Avant l'ouverture, ce matin, de la conférence nationale du Parti communiste français à Gennevilliers (Hauts-de-Seine), Marie-George Buffet revient sur l'échec communiste aux élections présidentielle et législatives et trace des perspectives pour l'avenir du parti.

Le PCF vient de subir un double échec électoral. Quelles leçons en tirez-vous ?
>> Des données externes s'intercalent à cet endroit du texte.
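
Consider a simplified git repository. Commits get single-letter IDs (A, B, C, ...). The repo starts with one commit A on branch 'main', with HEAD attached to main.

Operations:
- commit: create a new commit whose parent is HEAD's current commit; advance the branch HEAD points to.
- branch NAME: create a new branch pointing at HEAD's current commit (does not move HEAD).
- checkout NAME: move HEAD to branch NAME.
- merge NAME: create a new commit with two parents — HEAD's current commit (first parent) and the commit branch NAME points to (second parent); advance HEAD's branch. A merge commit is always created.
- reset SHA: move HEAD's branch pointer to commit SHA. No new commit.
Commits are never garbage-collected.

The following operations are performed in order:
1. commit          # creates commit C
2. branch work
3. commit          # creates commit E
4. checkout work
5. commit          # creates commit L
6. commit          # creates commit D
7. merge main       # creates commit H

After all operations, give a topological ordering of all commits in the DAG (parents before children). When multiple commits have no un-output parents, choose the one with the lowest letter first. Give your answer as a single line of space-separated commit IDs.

Answer: A C E L D H

Derivation:
After op 1 (commit): HEAD=main@C [main=C]
After op 2 (branch): HEAD=main@C [main=C work=C]
After op 3 (commit): HEAD=main@E [main=E work=C]
After op 4 (checkout): HEAD=work@C [main=E work=C]
After op 5 (commit): HEAD=work@L [main=E work=L]
After op 6 (commit): HEAD=work@D [main=E work=D]
After op 7 (merge): HEAD=work@H [main=E work=H]
commit A: parents=[]
commit C: parents=['A']
commit D: parents=['L']
commit E: parents=['C']
commit H: parents=['D', 'E']
commit L: parents=['C']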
Depuis 1981, nous connaissons une lente érosion de notre poids électoral, malgré l'embellie de 1995 et 1997. Cette spirale de déclin s'est accentuée lors de ces deux élections. Après un tel choc, on ne peut pas en rester au «il faut mieux faire». Nous avons besoin d'un débat qui nous permette de trouver des réponses tranchées sur un certain nombre de questions. Un exemple : quels enseignements tirons-nous de notre stratégie à gauche ? Nous avons renouvelé cette stratégie d'union, qu'elle s'appelle union de la gauche ou gauche plurielle. Nous avons à chaque fois argumenté en disant que le PCF devait être renforcé car il est, seul, en situation de peser, à gauche, sur le PS. Or on voit bien que ce positionnement a échoué. Dès lors, certains veulent se réfugier dans une sorte de pôle de radicalité, à la gauche de la gauche, d'autres dans un parti unique comme le proposent des socialistes. Moi, je dis qu'il faut réaffirmer le rôle singulier du PCF et c'est ce que je vais affirmer aujourd'hui. Il faut aller à la rencontre des hommes et des femmes de gauche, et essayer de construire avec eux une réponse communiste de transformation sociale.